Hannah ile sesli konuşmaları yoktu, sadece o Berry'nin fotoğraflarını atar Chan da fotoğraflara bakardı.
Yutkunurken "Güzel," dedi Cha. "Bir yerden sonra alıştım. Üniversiteyi kazandım ve orada mutlu olduğum arkadaş grubum ve bir ilişkim var o yüzden iyiyim."
"Annemlere söylemiştin," diye mırıldandı Hannah. Sırtını yatak başlığına yasladığında Chan da aynı onun gibi yapıp dizlerini kendine çekti ve kardeşine baktı. "Beni geçmişimle seviyor diye... O kim, mutlu musun onunla, sana iyi geliyor mu ya da nasıl tanıştınız garip ama seni tanımak istiyorum abi."

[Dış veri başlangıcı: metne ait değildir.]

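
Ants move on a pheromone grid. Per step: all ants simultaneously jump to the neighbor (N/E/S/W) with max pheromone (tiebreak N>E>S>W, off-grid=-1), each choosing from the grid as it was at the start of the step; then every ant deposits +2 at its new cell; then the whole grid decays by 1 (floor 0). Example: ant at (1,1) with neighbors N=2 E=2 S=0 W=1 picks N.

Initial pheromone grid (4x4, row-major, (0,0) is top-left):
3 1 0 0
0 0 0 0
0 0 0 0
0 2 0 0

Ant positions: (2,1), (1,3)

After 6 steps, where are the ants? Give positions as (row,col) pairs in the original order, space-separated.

Step 1: ant0:(2,1)->S->(3,1) | ant1:(1,3)->N->(0,3)
  grid max=3 at (3,1)
Step 2: ant0:(3,1)->N->(2,1) | ant1:(0,3)->S->(1,3)
  grid max=2 at (3,1)
Step 3: ant0:(2,1)->S->(3,1) | ant1:(1,3)->N->(0,3)
  grid max=3 at (3,1)
Step 4: ant0:(3,1)->N->(2,1) | ant1:(0,3)->S->(1,3)
  grid max=2 at (3,1)
Step 5: ant0:(2,1)->S->(3,1) | ant1:(1,3)->N->(0,3)
  grid max=3 at (3,1)
Step 6: ant0:(3,1)->N->(2,1) | ant1:(0,3)->S->(1,3)
  grid max=2 at (3,1)

(2,1) (1,3)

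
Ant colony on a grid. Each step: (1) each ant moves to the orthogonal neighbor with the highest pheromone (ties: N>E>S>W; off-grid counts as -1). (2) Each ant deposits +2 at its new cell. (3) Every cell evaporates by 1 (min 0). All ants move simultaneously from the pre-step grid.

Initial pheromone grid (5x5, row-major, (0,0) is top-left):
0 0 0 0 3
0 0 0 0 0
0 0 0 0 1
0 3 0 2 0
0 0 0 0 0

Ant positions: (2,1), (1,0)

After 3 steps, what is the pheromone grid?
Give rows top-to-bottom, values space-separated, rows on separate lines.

After step 1: ants at (3,1),(0,0)
  1 0 0 0 2
  0 0 0 0 0
  0 0 0 0 0
  0 4 0 1 0
  0 0 0 0 0
After step 2: ants at (2,1),(0,1)
  0 1 0 0 1
  0 0 0 0 0
  0 1 0 0 0
  0 3 0 0 0
  0 0 0 0 0
After step 3: ants at (3,1),(0,2)
  0 0 1 0 0
  0 0 0 0 0
  0 0 0 0 0
  0 4 0 0 0
  0 0 0 0 0

0 0 1 0 0
0 0 0 0 0
0 0 0 0 0
0 4 0 0 0
0 0 0 0 0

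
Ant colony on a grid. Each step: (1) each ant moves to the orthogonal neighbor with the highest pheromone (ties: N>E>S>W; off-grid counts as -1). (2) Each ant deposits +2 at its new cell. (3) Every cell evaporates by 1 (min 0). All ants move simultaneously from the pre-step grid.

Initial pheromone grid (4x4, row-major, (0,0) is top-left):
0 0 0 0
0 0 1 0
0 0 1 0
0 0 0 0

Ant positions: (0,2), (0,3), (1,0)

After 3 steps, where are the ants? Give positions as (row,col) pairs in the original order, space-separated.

Step 1: ant0:(0,2)->S->(1,2) | ant1:(0,3)->S->(1,3) | ant2:(1,0)->N->(0,0)
  grid max=2 at (1,2)
Step 2: ant0:(1,2)->E->(1,3) | ant1:(1,3)->W->(1,2) | ant2:(0,0)->E->(0,1)
  grid max=3 at (1,2)
Step 3: ant0:(1,3)->W->(1,2) | ant1:(1,2)->E->(1,3) | ant2:(0,1)->E->(0,2)
  grid max=4 at (1,2)

(1,2) (1,3) (0,2)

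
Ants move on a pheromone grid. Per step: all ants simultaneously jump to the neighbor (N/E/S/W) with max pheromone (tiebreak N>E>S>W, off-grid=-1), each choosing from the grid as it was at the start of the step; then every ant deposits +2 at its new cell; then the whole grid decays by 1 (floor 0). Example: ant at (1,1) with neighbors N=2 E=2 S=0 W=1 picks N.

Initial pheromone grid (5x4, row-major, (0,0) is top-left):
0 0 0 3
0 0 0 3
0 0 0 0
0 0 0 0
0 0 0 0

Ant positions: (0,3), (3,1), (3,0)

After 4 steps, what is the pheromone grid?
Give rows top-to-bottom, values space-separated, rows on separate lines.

After step 1: ants at (1,3),(2,1),(2,0)
  0 0 0 2
  0 0 0 4
  1 1 0 0
  0 0 0 0
  0 0 0 0
After step 2: ants at (0,3),(2,0),(2,1)
  0 0 0 3
  0 0 0 3
  2 2 0 0
  0 0 0 0
  0 0 0 0
After step 3: ants at (1,3),(2,1),(2,0)
  0 0 0 2
  0 0 0 4
  3 3 0 0
  0 0 0 0
  0 0 0 0
After step 4: ants at (0,3),(2,0),(2,1)
  0 0 0 3
  0 0 0 3
  4 4 0 0
  0 0 0 0
  0 0 0 0

0 0 0 3
0 0 0 3
4 4 0 0
0 0 0 0
0 0 0 0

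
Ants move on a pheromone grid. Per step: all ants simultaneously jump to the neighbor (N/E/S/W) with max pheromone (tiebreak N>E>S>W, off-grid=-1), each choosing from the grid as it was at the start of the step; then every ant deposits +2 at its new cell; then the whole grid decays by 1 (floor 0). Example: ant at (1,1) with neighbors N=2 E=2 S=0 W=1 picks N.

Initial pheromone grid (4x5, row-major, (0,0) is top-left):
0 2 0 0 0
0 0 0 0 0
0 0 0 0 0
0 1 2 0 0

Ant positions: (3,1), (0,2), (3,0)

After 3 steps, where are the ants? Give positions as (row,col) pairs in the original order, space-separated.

Step 1: ant0:(3,1)->E->(3,2) | ant1:(0,2)->W->(0,1) | ant2:(3,0)->E->(3,1)
  grid max=3 at (0,1)
Step 2: ant0:(3,2)->W->(3,1) | ant1:(0,1)->E->(0,2) | ant2:(3,1)->E->(3,2)
  grid max=4 at (3,2)
Step 3: ant0:(3,1)->E->(3,2) | ant1:(0,2)->W->(0,1) | ant2:(3,2)->W->(3,1)
  grid max=5 at (3,2)

(3,2) (0,1) (3,1)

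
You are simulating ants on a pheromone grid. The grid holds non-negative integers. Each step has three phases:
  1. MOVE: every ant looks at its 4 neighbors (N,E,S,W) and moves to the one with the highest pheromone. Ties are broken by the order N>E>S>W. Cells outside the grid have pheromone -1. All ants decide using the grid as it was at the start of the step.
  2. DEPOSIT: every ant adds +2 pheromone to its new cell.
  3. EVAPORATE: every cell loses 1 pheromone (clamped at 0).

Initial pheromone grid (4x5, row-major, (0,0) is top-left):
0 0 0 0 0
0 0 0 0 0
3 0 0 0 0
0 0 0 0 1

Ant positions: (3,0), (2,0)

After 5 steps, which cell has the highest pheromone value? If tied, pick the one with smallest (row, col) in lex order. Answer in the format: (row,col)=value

Answer: (2,0)=8

Derivation:
Step 1: ant0:(3,0)->N->(2,0) | ant1:(2,0)->N->(1,0)
  grid max=4 at (2,0)
Step 2: ant0:(2,0)->N->(1,0) | ant1:(1,0)->S->(2,0)
  grid max=5 at (2,0)
Step 3: ant0:(1,0)->S->(2,0) | ant1:(2,0)->N->(1,0)
  grid max=6 at (2,0)
Step 4: ant0:(2,0)->N->(1,0) | ant1:(1,0)->S->(2,0)
  grid max=7 at (2,0)
Step 5: ant0:(1,0)->S->(2,0) | ant1:(2,0)->N->(1,0)
  grid max=8 at (2,0)
Final grid:
  0 0 0 0 0
  5 0 0 0 0
  8 0 0 0 0
  0 0 0 0 0
Max pheromone 8 at (2,0)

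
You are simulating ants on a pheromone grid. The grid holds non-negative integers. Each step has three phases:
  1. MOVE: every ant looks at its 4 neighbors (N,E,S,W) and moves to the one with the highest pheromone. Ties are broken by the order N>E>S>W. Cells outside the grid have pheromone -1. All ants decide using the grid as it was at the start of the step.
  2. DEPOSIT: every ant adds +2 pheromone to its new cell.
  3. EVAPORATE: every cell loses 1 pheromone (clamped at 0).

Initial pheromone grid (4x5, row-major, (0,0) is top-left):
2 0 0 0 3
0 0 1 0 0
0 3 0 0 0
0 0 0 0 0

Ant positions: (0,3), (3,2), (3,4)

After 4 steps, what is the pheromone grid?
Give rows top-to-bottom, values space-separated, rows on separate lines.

After step 1: ants at (0,4),(2,2),(2,4)
  1 0 0 0 4
  0 0 0 0 0
  0 2 1 0 1
  0 0 0 0 0
After step 2: ants at (1,4),(2,1),(1,4)
  0 0 0 0 3
  0 0 0 0 3
  0 3 0 0 0
  0 0 0 0 0
After step 3: ants at (0,4),(1,1),(0,4)
  0 0 0 0 6
  0 1 0 0 2
  0 2 0 0 0
  0 0 0 0 0
After step 4: ants at (1,4),(2,1),(1,4)
  0 0 0 0 5
  0 0 0 0 5
  0 3 0 0 0
  0 0 0 0 0

0 0 0 0 5
0 0 0 0 5
0 3 0 0 0
0 0 0 0 0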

Yanlarında şimdiden uyuyakalan Lucas'ın üstünü örtüp geri Chan'a döndü ve iç çekerek çenesini dizlerine yasladı. "Sen gittiğinde çok küçüktük ve hiçbir zaman ben gerçekten abim var diyemedim insanlara, bazen okulda soruyorlardı kaç kardeşsiniz, kardeşleriniz neler yapıyor diye. Sana hiç cevap veremedim çünkü sana dair bildiğim tek şey adın ve yaşın bir de çörekleri çok sevdiğin."
Histerik bir şekilde güldü. "Komik."
"Hatalarım beni sizden ayırdı sanırım bu durumda olmamızın sebebi tam da bu, şu an garip hissediyorsak biraz benim biraz da onların suçu."
"Ailem demiyorsun."
"Artık o sıfatları hak ettiklerini düşünmüyorum çünkü, size iyi olabilirler, olsunlar da benim yaşadığımı yaşamanızı asla istemem ama bana değiller." Güldü konuyu değiştirmek adına. "Çok büyümüşsün, gittiğimde küçücüktün şimdi boyun benimle bir."
"Hep aynı boyda kalacak değilim ya," diyen Hannah onun koluna vurduğunda Chan güldü. Hannah merakla ona baktı. "Hadi bana oradaki hayatından bahset, ilişkinden, nasıl tanıştınız mesela, ilk sen mi aşık oldun, o mu?"